Das Vorhaben, die Normativität des Stillens umfassend an Diskursen von Philosophen, Theologen, Politikern, Ärzten, Pädagogen unter anderem wissenschaftlich herauszuarbeiten und dies für 2500 Jahre auf 174 Seiten (Literaturliste inklusive) zu leisten, war eine per se nicht einzulösende Herausforderung. Ist es auch vorstellbar, mit einer hohen Stringenz der Argumentation, einer sehr präzisen Referenzarbeit sowie zahlreichen Fußnoten zur weiteren inhaltlichen Vertiefung sich einem solchen Projekt so gut als möglich anzunähern, so hat sich Sabine Seichter offenbar für eine andere Schreibstrategie entschieden: eine einzige Fußnote im ganzen Buch, lückenhafte bibliographische Referenzen zur Mutterschaftsgeschichte und -soziologie sowie ausführliche „Seitenblicke“, hinter denen die eigentliche Thematik immer wieder verschwindet. Darüber hinaus werden immer wieder en passant soziologische und philosophische Begriffe (z.B. Bourdieus „Inkorporierung“, S. 51) und theoretische Debatten (etwa die „Erfindung“ der Mutterliebe oder der Kindheit, S. 38) angedeutet, aber kaum erläutert. Die Untersuchung scheint so in keinem ausreichend ausgearbeiteten theoretischen Rahmen verankert. Und um die Frage nach der Wissenschaftlichkeit abzuschließen, muss schließlich gesagt werden, dass Sabine Seichters historischer Durchgang zwar zahlreiche interessante Zitate und Zusammenfassungen von Diskursen enthält, die methodisch kontrollierte Auswertung des qualitativen Materials aber nicht nachvollziehbar gestaltet wird. Hauptmanko hierbei ist, dass die Zitate oft nur illustrativ genutzt werden, ihre Kommentare aber meistens auf der Ebene des immanenten Sinns bleiben und kein genaueres Auswertungsverfahren erkennbar wird.

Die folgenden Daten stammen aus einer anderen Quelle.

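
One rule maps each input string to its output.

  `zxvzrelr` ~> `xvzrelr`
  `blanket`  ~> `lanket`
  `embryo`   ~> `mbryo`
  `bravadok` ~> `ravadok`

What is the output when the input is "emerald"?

merald

Each output is the input with this applied: delete the first character.
"emerald" → "merald".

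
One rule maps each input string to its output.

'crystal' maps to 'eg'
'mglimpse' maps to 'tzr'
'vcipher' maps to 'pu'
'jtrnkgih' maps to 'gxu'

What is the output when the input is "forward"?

Each output is the input with this applied: shift every letter 13 places forward in the alphabet (wrapping around) — i.e. ROT13, then keep one character in every 3, starting at position 2 (positions 2nd, 5th, 8th, ...).
On "forward": the first step gives "sbejneq", and the second then gives "bn".
(Check on "crystal": → "pelfgny" → "eg" ✓)

bn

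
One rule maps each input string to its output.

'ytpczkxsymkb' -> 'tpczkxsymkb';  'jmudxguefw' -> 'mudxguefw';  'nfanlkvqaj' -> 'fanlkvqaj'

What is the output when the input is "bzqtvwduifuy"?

The transformation: delete the first character.
Applying that to "bzqtvwduifuy" gives "zqtvwduifuy".

zqtvwduifuy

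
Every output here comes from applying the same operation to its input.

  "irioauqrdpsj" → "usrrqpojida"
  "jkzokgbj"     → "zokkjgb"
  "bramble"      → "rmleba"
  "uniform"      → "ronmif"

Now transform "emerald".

In each case the input is transformed by: delete the first character, then sort the characters into reverse alphabetical order.
On "emerald": the first step gives "merald", and the second then gives "rmleda".

rmleda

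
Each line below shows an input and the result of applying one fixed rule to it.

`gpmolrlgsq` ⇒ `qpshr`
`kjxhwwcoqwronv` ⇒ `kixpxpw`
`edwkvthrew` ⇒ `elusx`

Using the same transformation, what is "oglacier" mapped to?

hbjs

In each case the input is transformed by: keep every other character starting from the second (positions 2nd, 4th, 6th, ...), then shift every letter 1 place forward in the alphabet (wrapping around).
"oglacier" → "gair" → "hbjs".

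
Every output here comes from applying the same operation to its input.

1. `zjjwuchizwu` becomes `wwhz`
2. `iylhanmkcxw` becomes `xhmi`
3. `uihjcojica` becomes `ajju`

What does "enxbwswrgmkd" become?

mbwe

Each output is the input with this applied: keep one character in every 3, starting at position 1 (positions 1st, 4th, 7th, ...), then swap the first and last characters.
"enxbwswrgmkd" → "ebwm" → "mbwe".
(Check on "iylhanmkcxw": → "ihmx" → "xhmi" ✓)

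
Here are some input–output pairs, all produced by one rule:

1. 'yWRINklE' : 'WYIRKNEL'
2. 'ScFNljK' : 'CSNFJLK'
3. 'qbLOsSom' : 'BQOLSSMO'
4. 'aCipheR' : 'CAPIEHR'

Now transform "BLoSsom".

LBSOOSM

In each case the input is transformed by: swap each adjacent pair of characters (1↔2, 3↔4, ...), then convert every letter to uppercase.
"BLoSsom" → "LBSoosm" → "LBSOOSM".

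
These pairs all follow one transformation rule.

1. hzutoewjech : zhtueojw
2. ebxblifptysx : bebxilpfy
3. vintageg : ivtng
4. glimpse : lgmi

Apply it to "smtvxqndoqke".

msvtqxdnq

The rule is to swap each adjacent pair of characters (1↔2, 3↔4, ...), then delete the last 3 characters.
"smtvxqndoqke" → "msvtqxdnq".
(Check on "glimpse": → "lgmispe" → "lgmi" ✓)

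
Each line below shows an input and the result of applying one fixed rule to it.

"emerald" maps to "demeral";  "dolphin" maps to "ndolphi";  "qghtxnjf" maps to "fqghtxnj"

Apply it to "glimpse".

Each output is the input with this applied: move the last character to the front.
So "glimpse" becomes "eglimps".

eglimps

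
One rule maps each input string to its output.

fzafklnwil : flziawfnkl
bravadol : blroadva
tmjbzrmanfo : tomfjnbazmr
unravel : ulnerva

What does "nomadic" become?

Each output is the input with this applied: take characters alternately from the front and the back (1st, last, 2nd, 2nd-last, ...).
So "nomadic" becomes "ncoimda".

ncoimda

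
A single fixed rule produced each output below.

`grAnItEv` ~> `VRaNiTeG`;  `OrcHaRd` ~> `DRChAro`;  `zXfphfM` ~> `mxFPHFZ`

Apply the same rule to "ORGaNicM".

Each output is the input with this applied: swap the first and last characters, then flip the case of every letter.
For "ORGaNicM", step one produces "MRGaNicO"; step two turns that into "mrgAnICo".

mrgAnICo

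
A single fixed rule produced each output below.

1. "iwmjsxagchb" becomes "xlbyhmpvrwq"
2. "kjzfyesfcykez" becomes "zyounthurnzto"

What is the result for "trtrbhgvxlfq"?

igigqwvkmauf

The pattern: shift every letter 11 places backward in the alphabet (wrapping around).
"trtrbhgvxlfq" → "igigqwvkmauf".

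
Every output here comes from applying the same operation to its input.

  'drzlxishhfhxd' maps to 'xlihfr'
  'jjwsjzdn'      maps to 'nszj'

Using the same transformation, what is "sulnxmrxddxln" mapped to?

Each output is the input with this applied: keep every other character starting from the second (positions 2nd, 4th, 6th, ...), then swap the first and last characters.
For "sulnxmrxddxln", step one produces "unmxdl"; step two turns that into "lnmxdu".

lnmxdu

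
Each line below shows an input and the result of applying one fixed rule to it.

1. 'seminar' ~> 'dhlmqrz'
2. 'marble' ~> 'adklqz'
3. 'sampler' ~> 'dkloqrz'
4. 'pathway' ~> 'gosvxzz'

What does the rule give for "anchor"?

What's happening: shift every letter 1 place backward in the alphabet (wrapping around), then sort the characters into alphabetical order.
Working it through for "anchor": intermediate "zmbgnq", final "bgmnqz".

bgmnqz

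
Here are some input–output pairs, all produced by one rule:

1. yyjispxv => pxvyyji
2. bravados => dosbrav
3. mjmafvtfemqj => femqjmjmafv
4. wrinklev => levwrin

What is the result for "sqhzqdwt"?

dwtsqhz

The rule is to swap the front and back halves of the string, then delete the first character.
On "sqhzqdwt": the first step gives "qdwtsqhz", and the second then gives "dwtsqhz".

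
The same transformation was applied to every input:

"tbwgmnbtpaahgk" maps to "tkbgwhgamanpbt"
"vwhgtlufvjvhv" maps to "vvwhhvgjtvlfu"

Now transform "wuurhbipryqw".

Rule — take characters alternately from the front and the back (1st, last, 2nd, 2nd-last, ...).
For "wuurhbipryqw" the result is "wwuquyrrhpbi".

wwuquyrrhpbi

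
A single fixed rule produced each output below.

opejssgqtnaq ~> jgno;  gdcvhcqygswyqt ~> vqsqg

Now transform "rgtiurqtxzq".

What's happening: keep one character in every 3, starting at position 1 (positions 1st, 4th, 7th, ...), then move the first character to the end.
"rgtiurqtxzq" → "riqz" → "iqzr".

iqzr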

Eine Fokussierung der Studie auf den deutschen Fall, die Hysteresis-Effekte sowie Transfer und Verflechtung mit anderen Gesellschaften sichtbar macht, wäre in vielen Hinsichten dem spannenden Vorhaben, die Normativität des Stillens aufzudecken, eher gerecht geworden. So hätte etwa der Zusammenhang mit hoch interessanten deutschen Besonderheiten, wie dem Mythos der Mütterlichkeit, dem Naturalismus oder dem sozialistischen Frauenbild der DDR auf diese Weise wissenschaftlich herausgearbeitet werden können. In einem damit auch engeren zeitlichen und räumlichen Rahmen hätte der Mix von geschichtswissenschaftlichem Anspruch und ideologiekritischem Desiderat vielleicht besser funktioniert.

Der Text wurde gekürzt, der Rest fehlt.